Directory Structure

.
└── dataset_dir/
    ├── images/
    │   ├── /path/to/img_1
    │   ├── ...
    │   └── /path/to/img_i
    ├── train.jsonl
    └── reward_models.py
The directory should be archived in a .zip file and stored in an object storage. Example zip command:cd path/to/dataset_dir && zip -r dataset_dir.zip ./*

Dataset Structure

The train.jsonl file should be a list of JSON-like objects, serialised in jsonl format, where each object has exactly three keys:
train_dataset = [
  {
    "prompt": "...",
    "image": "...",
    "answer": "..."
  },
]

Example JSONL File

{"prompt": "...","image": "...","answer": "..."}
{"prompt": "...","image": "...","answer": "..."}
{"prompt": "...","image": "...","answer": "..."}
{"prompt": "...","image": "...","answer": "..."}

Field Definitions

KeyTypeDescription
promptList[Dict]Chat-style prompt: a list of role-tagged messages.
imagestrRelative path of the image.
answerstrGround-truth response.

Prompt Format

Each prompt entry is a list of one or more messages. Minimal single-turn example:
[
  {
    "role": "user",
    "content": [
      { "type": "image" },
      {
        "type": "text",
        "text": "When a spring does work on an object, we cannot find the work by simply multiplying the spring force by the object's displacement. … Provide your reasoning between <think> and </think> and then your final answer between <answer> and (put a float here) </answer>."
      }
    ]
  }
]

Message fields

  • role: usually user (extend with assistant for multi-turn data).
  • content: ordered list of messages in a turn. Content can have two subtypes:
    • { "type": "image" } - placeholder indicating an image input accompanies this turn
    • { "type": "text", "text": "<question/text> + <control tags>" } - Text message from the user or assistant.

Image Format

Path to the image file relative to the root of the dataset files archive.
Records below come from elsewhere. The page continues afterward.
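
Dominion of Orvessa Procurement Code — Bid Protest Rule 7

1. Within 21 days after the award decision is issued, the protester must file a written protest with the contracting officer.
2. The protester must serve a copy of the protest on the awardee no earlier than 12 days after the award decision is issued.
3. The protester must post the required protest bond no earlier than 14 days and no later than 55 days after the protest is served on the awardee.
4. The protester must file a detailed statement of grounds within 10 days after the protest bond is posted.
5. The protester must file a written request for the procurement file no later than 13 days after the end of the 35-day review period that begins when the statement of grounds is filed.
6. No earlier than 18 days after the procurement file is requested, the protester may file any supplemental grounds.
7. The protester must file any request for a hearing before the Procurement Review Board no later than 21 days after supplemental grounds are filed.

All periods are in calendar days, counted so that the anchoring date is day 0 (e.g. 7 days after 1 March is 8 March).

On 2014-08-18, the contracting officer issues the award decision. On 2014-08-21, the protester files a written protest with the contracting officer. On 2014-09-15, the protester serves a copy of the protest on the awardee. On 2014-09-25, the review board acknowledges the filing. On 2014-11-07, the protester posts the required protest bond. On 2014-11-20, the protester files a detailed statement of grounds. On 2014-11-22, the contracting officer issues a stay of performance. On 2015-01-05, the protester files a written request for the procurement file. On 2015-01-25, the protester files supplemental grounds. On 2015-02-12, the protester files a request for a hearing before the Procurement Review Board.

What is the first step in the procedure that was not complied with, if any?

Step 1: 21 days after 2014-08-18 (when the award decision is issued) is 2014-09-08; done 2014-08-21 — timely.
Step 2: the earliest permitted date is 12 days after 2014-08-18 (when the award decision is issued), i.e. 2014-08-30; done 2014-09-15 — permitted.
Step 3: the window is 14–55 days after 2014-09-15 (when the protest is served on the awardee), so 2014-09-29 through 2014-11-09; done 2014-11-07, which is between those dates.
Step 4: 10 days after 2014-11-07 (when the protest bond is posted) is 2014-11-17; not done until 2014-11-20, 3 days after the deadline.

Step 4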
Example:
images/cumin_canister_spring.jpg

Answer Format

The expected answer to the question. Example:
1.2

Complete Example

train_dataset = [
  {
    "prompt": [
      {
        "role": "user",
        "content": [
          { "type": "image" },
          {
            "type": "text",
            "text": (
              "When a spring does work on an object, … provide your reasoning between <think> and </think> "
              "and then your final answer between <answer> and (put a float here) </answer>"
            )
          }
        ]
      }
    ],
    "image": "images/cumin_canister_spring.jpg", 
    "answer": "1.2",
  },
]

Reward functions

Depending on the dataset structure and task objectives, you may need to define reward functions for model training. These reward functions are accepted by the trainer through a special reward_models.py file. This sections outlines (with examples) the standard method for providing custom reward functions. Users should define their reward functions in a file named reward_models.py, which must expose a list named reward_functions containing callable functions.
The reward functions list is then passed directly to GRPOTrainer like so:

GRPOTrainer(reward_functions=reward_functions, **kwargs)

Example implementation

from your_tags import reasoning_start, reasoning_end, solution_start, solution_end
import re
from typing import Callable, List

def formatting_reward_func(completions, **kwargs) -> List[float]:
    """
    Rewards the presence of both reasoning and answer tags in the model's output.
    """
    thinking_pattern = f'{reasoning_start}(.*?){reasoning_end}'
    answer_pattern   = f'{solution_start}(.*?){solution_end}'
    scores = []

    for completion in completions:
        text    = completion[0]['content']
        score   = 0.0
        if len(re.findall(thinking_pattern, text, re.DOTALL)) == 1:
            score += 1.0
        if len(re.findall(answer_pattern, text, re.DOTALL)) == 1:
            score += 1.0
        scores.append(score)

    return scores


def correctness_reward_func(prompts, completions, answer, **kwargs) -> List[float]:
    """
    Rewards exact match of the numeric answer within the <answer> tags.
    """
    answer_pattern = f'{solution_start}(.*?){solution_end}'
    responses = [
        re.findall(answer_pattern, comp[0]['content'], re.DOTALL)
        for comp in completions
    ]

    # Example debug print
    q     = prompts[0][-1]['content']
    a     = answer[0]
    resp0 = completions[0][0]['content']
    print("-"*20, f"Q: {q}\nA: {a}\nR: {resp0}")

    return [
        2.0 if len(r)==1 and r[0].strip()==str(a) else 0.0
        for r in responses
    ]

reward_functions: List[Callable] = [formatting_reward_func, correctness_reward_func]

  • formatting_reward_func checks that <think>…</think> and <answer>…</answer> appear exactly once.
  • correctness_reward_func validates the extracted answer matches the ground truth.